Это и не удивительно, ведь бравый генерал был последователен и логичен - война будет, больше я вам ничего не скажу. Государь всецело мне доверяет, но если нет - то и наплевать, дайте только ввязаться в драку. Вопрос стоит просто - или мы вместе с Францией сольем славянские реки в единое море, освободим Царьград и, кстати говоря, вернем Эльзас-Лотарингию, или немцы с инородцами и дальше будут пить из нас кровь, а вокруг будет одно сплошное телевидение, то есть Германия.
Но я говорю вам это приватно, как царский генерал французскому журналисту, понимаете? И так далее.
Почитав такое, невольно начинаешь верить, что "великий полководец" не просто так умер на проститутке несколькими месяцами позднее. Однако, не надо конспирологии - русопятый царь Александр III и в самом деле отличал дурака-генерала, полагая полезным иметь под рукой лихого вояку, особенно когда вся Гатчина окружена нигилистами-бомбистами, только и ждущими возможности запустить в венценосную голову чем-то увесистым, желательно пиротехнического характера. Тут уж и немецкому шутцману будешь рад, не то что Скобелеву.
Поэтому "генеральские интервью" в общем и целом остались без последствий, хотя российскому посольству в Берлине и пришлось немало краснеть, объясняя кайзеру почему в миролюбивой России военные черняевского типа могут беспрепятственно высказываться на любые темы, в отличие от милитаристского Второго рейха, где только отставные генералы от инфантерии und кавалерии могли аккуратно повздыхать на военно-исторические темы в специально отведенных для этой цели журналах. И даже сам Гинденбург, тогда еще совсем молодой, но уже майор, отправлял в газету свои юмористические вирши тайком, как анонимус.

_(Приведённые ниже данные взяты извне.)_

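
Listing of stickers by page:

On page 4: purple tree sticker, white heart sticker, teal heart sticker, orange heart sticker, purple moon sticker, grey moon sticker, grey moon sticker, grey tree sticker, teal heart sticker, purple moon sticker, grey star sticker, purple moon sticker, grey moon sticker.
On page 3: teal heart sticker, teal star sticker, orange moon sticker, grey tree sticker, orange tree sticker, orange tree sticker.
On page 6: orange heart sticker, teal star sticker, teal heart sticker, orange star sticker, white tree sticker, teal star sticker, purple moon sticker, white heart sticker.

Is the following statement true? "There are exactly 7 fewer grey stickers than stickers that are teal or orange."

grey stickers: 6.
stickers that are teal or orange: 13.
The claim requires 13 − 6 (= 7) to equal 7, which holds.

True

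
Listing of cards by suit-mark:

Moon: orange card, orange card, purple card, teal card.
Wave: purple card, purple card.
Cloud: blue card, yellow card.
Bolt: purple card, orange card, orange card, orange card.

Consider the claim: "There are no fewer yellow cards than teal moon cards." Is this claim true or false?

There is 1 yellow card.
There is 1 teal moon card.
The claim requires 1 ≥ 1, which holds.

True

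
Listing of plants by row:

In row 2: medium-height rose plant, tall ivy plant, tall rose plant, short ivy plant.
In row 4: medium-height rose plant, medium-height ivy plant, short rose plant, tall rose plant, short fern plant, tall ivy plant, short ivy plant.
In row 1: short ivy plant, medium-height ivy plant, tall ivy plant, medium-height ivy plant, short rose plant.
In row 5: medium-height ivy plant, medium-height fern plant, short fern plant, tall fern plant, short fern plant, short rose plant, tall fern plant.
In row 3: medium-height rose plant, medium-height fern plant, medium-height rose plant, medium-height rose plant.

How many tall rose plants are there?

2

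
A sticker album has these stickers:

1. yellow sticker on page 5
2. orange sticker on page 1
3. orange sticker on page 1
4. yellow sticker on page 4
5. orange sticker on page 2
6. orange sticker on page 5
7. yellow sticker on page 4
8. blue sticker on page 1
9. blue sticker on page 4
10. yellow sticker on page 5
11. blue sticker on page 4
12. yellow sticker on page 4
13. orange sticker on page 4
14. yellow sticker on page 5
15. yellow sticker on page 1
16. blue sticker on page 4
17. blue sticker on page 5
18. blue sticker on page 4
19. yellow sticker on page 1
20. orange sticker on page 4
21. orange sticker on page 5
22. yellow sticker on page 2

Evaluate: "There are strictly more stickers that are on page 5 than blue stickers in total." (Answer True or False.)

stickers on page 5: 6.
blue stickers: 6.
The claim requires 6 > 6, which does not hold.

False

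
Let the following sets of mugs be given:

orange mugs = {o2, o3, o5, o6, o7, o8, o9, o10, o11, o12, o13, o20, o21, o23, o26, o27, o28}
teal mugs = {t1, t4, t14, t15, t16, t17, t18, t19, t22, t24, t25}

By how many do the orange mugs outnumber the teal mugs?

6

orange mugs: 17.
teal mugs: 11.
17 − 11 = 6.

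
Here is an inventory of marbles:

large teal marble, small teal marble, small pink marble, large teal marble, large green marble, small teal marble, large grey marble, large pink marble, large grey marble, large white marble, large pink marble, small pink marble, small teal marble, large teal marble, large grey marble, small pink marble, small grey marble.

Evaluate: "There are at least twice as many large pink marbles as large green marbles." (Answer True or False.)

True

There are 2 large pink marbles.
There is 1 large green marble.
The claim requires 2 ≥ 2 × 1 = 2, which holds.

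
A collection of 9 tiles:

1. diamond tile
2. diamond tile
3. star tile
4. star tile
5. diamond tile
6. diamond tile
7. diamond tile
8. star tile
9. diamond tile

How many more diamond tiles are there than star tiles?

3

diamond tiles: 6.
star tiles: 3.
6 − 3 = 3.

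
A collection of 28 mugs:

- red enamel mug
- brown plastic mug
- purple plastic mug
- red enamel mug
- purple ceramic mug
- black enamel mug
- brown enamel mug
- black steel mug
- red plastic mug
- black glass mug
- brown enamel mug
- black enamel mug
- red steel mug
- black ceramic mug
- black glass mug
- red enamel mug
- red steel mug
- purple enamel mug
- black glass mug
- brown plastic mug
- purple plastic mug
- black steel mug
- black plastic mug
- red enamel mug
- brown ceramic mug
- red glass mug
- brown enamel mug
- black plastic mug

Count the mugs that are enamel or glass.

14

enamel: 10; glass: 4; together 10 + 4 = 14.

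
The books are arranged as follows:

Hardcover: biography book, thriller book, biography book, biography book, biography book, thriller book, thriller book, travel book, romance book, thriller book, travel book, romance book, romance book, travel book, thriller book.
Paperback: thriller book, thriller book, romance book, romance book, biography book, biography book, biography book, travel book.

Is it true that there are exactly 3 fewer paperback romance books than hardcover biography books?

There are 2 paperback romance books.
There are 4 hardcover biography books.
The claim requires 4 − 2 (= 2) to equal 3, which does not hold.

False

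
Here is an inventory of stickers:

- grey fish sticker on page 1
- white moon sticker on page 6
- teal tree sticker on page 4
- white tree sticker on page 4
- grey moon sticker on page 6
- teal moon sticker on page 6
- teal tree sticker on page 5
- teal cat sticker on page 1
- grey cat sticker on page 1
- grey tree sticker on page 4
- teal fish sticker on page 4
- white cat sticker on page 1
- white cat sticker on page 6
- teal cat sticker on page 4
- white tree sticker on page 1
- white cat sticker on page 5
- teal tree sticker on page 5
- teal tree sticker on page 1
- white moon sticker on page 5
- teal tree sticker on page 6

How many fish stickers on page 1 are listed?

1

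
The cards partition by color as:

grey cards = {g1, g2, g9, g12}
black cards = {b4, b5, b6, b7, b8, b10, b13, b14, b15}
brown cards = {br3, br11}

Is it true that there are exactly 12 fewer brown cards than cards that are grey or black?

brown cards: 2.
cards that are grey or black: 13.
The claim requires 13 − 2 (= 11) to equal 12, which does not hold.

False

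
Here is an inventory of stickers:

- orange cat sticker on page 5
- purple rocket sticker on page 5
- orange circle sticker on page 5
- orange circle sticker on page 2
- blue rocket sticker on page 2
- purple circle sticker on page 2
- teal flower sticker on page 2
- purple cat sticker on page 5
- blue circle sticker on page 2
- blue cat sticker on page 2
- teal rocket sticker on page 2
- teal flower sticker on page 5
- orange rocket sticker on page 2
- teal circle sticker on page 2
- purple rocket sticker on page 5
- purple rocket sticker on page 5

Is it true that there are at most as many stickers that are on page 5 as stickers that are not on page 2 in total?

There are 7 stickers on page 5.
There are 7 stickers that are not on page 2.
The claim requires 7 ≤ 7, which holds.

True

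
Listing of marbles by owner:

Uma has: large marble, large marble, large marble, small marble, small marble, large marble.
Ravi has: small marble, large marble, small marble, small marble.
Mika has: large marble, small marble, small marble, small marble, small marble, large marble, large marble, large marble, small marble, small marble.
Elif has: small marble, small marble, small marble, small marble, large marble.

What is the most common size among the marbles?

small

Counts by size: small 15, large 10.
The maximum is 15, held uniquely by small.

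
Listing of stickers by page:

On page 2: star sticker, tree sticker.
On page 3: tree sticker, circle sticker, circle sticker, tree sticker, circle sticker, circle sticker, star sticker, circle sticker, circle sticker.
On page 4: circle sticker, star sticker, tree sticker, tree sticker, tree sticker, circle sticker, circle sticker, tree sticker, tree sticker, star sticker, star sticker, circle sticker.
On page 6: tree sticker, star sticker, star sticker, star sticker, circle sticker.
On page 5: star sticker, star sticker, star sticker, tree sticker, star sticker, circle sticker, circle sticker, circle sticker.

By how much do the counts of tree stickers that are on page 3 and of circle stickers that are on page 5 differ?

1

tree stickers on page 3: 2. circle stickers on page 5: 3.
|2 − 3| = 3 − 2 = 1.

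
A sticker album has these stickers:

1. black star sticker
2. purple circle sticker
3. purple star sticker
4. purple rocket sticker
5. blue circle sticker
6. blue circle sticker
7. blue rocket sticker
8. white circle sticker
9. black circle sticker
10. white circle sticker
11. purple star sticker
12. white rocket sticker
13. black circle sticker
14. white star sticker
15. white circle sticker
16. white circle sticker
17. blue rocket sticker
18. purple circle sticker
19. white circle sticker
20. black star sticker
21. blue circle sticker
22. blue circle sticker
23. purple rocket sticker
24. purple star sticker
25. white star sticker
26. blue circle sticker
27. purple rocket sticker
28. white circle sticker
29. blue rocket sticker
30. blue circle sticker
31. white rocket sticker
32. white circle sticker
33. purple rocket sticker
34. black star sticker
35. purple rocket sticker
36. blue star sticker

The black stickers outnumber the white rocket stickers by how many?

3

black stickers: 5.
white rocket stickers: 2.
5 − 2 = 3.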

Однако, мы отвлеклись - предлагаю вам пройти под кат и ознакомиться как образчиками французского журналистского стиля эпохи, так и со словами самого М.Д. Скобелева, "великого воплотителя".
"La France" 18 февраля -
В Париже только что произошло событие, чреватое последствиями и знаменующее собой как серьезность событий, разыгрывающихся в австро-славянских областях, так и силу вызвавшего их панславистского движения. Завтра оно сделается предметом обсуждения всей европейской печати. Оно будет рассматриваться, как одно из тех темных пятен, которые столь явственны, что дипломатия только даром теряет время, стремясь их затушевать. Генерал Скобелев приехал в Париж несколько дней тому назад.
Тост, предложенный им на банкете братьям-славянам, - жертвам австро-венгерского угнетения, - приветствие, с которым он обратился к восставшим в Боснии, Герцеговине и Далмации, его панславизм наделали столько шуму в Европе, что император Александр III, несмотря сильное к нему расположение, решился уволить его в отпуск. Мера эта, конечно, должна рассматриваться не как немилость, - может ли быть в России лишен милости герой Зеленых Гор и Геок-Тепе, - но как неодобрение пламенных, пылких, опасных слов, брошенных им по адресу Германии.
Однако, - и это часто подтверждалось на деле, - в национальном вопросе существуют некоторые течения, остановить которые московские самодержцы не в силах. Общественное мнение в свободных странах находит свое выражение в парламенте, на столбцах газет. Там же, где нет ни парламента, ни независимой прессы, там нация в тишине замышляет заговоры, сомкнутой массой движется к своей героической цели. Приходит час, когда император, вопреки своим обещаниям и заверениям, данным его дипломатией, вынужден отдаться на волю вздымающихся волн.
Пробил ли этот час? Наступил ли он теперь так же, как в 1877 году, на другой день после сербской войны. Судить об этом - дело политических кругов. Вчера мы сообщали о свидании с генералом Скобелевым сербских студентов, находящихся в Париже. Вот что сказал этот воин в ответ на их адрес: «Мне незачем говорить вам, друзья мои, как я взволнован, как я глубоко тронут вашим горячим приветствием. Клянусь вам, я подлинно счастлив находиться среди юных представителей сербского народа, который первый развернул на славянском востоке знамя славянской вольности.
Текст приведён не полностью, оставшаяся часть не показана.